Rappel : l'utilisation du compte root est réservée à la modification de la configuration du système, à l'installation de paquets et aux rares tâches qui nécessitent les droits de root. Pour toutes les autres tâches, il faut utiliser un compte utilisateur. En effet, l'utilisation du compte root est dangereuse : une fausse manipulation peut détruire le système, ce qui est impossible en tant que simple utilisateur !

1.2. Convention

Dans toute la suite de cette formation, nous adopterons la convention suivante :

  • les commandes qui devront être exécutées en tant que root auront un prompt # :

    # commande_à_exécuter
    
  • les commandes qui devront être exécutées en tant que simple utilisateur auront un prompt % ou $ :

    % commande_à_exécuter
    

1.3. Passer d'une console à une autre

Vous n'avez peut-être pas encore remarqué, mais vous disposez de plusieurs consoles.
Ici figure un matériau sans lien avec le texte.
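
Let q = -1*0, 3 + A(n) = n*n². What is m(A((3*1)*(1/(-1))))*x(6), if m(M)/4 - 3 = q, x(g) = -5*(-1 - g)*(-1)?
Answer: -420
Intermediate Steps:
A(n) = -3 + n³ (A(n) = -3 + n*n² = -3 + n³)
x(g) = -5 - 5*g (x(g) = (5 + 5*g)*(-1) = -5 - 5*g)
q = 0
m(M) = 12 (m(M) = 12 + 4*0 = 12 + 0 = 12)
m(A((3*1)*(1/(-1))))*x(6) = 12*(-5 - 5*6) = 12*(-5 - 30) = 12*(-35) = -420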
Au démarrage, vous arrivez sur la première console, appelée tty1 (teletypewriter). Vous pouvez passer à la deuxième console (appelée tty2) avec la combinaison de touches Alt+F2. Pour revenir à la première console, utilisez la combinaison de touches Alt+F1. Vous pouvez aussi utiliser Alt+Flèche gauche et Alt+Flèche droite (ou les touches fenêtre) pour passer d'une console voisine à l'autre. Par défaut, il y a 6 consoles.

1.4. Se déconnecter

Pour vous déconnecter, et retourner à l'invite de connexion, vous pouvez saisir la commande logout puis valider avec Entrée, ou bien utiliser la combinaison de touches Ctrl+d.

2. Les commandes Unix

2.1. Les bases

[Avertissement] Avertissement

Nous présenterons certaines notions de façon volontairement inexacte, pour les rendre plus simple à appréhender. Après avoir pris connaissance avec l'interpréteur de commandes (le shell), nous vous conseillons de prendre le temps de lire un guide plus complet, comme celui d'Isabelle Vollant. Vous y trouverez probablement des différences avec ce que j'écris : dans ce cas, fiez-vous à ce guide plutôt qu'à notre texte !
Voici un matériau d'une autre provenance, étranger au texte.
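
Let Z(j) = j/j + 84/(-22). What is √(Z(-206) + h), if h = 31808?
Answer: 3*√427603/11 ≈ 178.34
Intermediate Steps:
Z(j) = -31/11 (Z(j) = 1 + 84*(-1/22) = 1 - 42/11 = -31/11)
√(Z(-206) + h) = √(-31/11 + 31808) = √(349857/11) = 3*√427603/11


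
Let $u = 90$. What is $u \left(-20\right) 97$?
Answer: $-174600$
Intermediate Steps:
$u \left(-20\right) 97 = 90 \left(-20\right) 97 = \left(-1800\right) 97 = -174600$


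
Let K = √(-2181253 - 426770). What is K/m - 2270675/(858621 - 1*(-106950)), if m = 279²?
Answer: -2270675/965571 + I*√2608023/77841 ≈ -2.3516 + 0.020747*I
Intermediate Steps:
m = 77841
K = I*√2608023 (K = √(-2608023) = I*√2608023 ≈ 1614.9*I)
K/m - 2270675/(858621 - 1*(-106950)) = (I*√2608023)/77841 - 2270675/(858621 - 1*(-106950)) = (I*√2608023)*(1/77841) - 2270675/(858621 + 106950) = I*√2608023/77841 - 2270675/965571 = -2270675/965571 + I*√2608023/77841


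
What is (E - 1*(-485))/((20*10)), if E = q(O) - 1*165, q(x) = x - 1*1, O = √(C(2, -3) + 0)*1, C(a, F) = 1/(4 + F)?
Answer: 8/5 ≈ 1.6000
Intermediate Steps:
O = 1 (O = √(1/(4 - 3) + 0)*1 = √(1/1 + 0)*1 = √(1 + 0)*1 = √1*1 = 1*1 = 1)
q(x) = -1 + x (q(x) = x - 1 = -1 + x)
E = -165 (E = (-1 + 1) - 1*165 = 0 - 165 = -165)
(E - 1*(-485))/((20*10)) = (-165 - 1*(-485))/((20*10)) = (-165 + 485)/200 = 320*(1/200) = 8/5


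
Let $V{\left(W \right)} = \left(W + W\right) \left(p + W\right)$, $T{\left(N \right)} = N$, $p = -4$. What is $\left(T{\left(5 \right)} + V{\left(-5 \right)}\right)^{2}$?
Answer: $9025$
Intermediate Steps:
$V{\left(W \right)} = 2 W \left(-4 + W\right)$ ($V{\left(W \right)} = \left(W + W\right) \left(-4 + W\right) = 2 W \left(-4 + W\right)$)
$\left(T{\left(5 \right)} + V{\left(-5 \right)}\right)^{2} = \left(5 + 2 \left(-5\right) \left(-4 - 5\right)\right)^{2} = \left(5 + 2 \left(-5\right) \left(-9\right)\right)^{2} = \left(5 + 90\right)^{2} = 95^{2} = 9025$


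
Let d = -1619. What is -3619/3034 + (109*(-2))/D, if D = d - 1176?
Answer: -9453693/8480030 ≈ -1.1148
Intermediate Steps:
D = -2795 (D = -1619 - 1176 = -2795)
-3619/3034 + (109*(-2))/D = -3619/3034 + (109*(-2))/(-2795) = -3619*1/3034 - 218*(-1/2795) = -3619/3034 + 218/2795 = -9453693/8480030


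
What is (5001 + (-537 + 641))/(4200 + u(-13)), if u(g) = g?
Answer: 5105/4187 ≈ 1.2192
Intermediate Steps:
(5001 + (-537 + 641))/(4200 + u(-13)) = (5001 + (-537 + 641))/(4200 - 13) = (5001 + 104)/4187 = 5105*(1/4187) = 5105/4187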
Lorsque vous utilisez un shell, chaque ligne que vous tapez est une commande, qui invoque un logiciel ou une commande interne du shell. Ces commandes peuvent accepter des arguments, qui sont alors séparés par des espaces. Ainsi, pour invoquer la commande cp avec deux arguments, on tape :

$ cp /usr/share/doc/bash/copyright copyright2

Par ailleurs, certaines commandes acceptent également des options, qui sont en général données comme premiers arguments, et précédées par des tirets. Voici par exemple une commande ln avec une option -s et deux arguments :

$ ln -s /usr/share/doc/bash/copyright copyright2
[Astuce] Astuce

À partir de maintenant, nous vous invitons à essayer chaque commande au fur et à mesure que nous les présenterons : nous avons fait en sorte qu'elles puissent s'enchaîner.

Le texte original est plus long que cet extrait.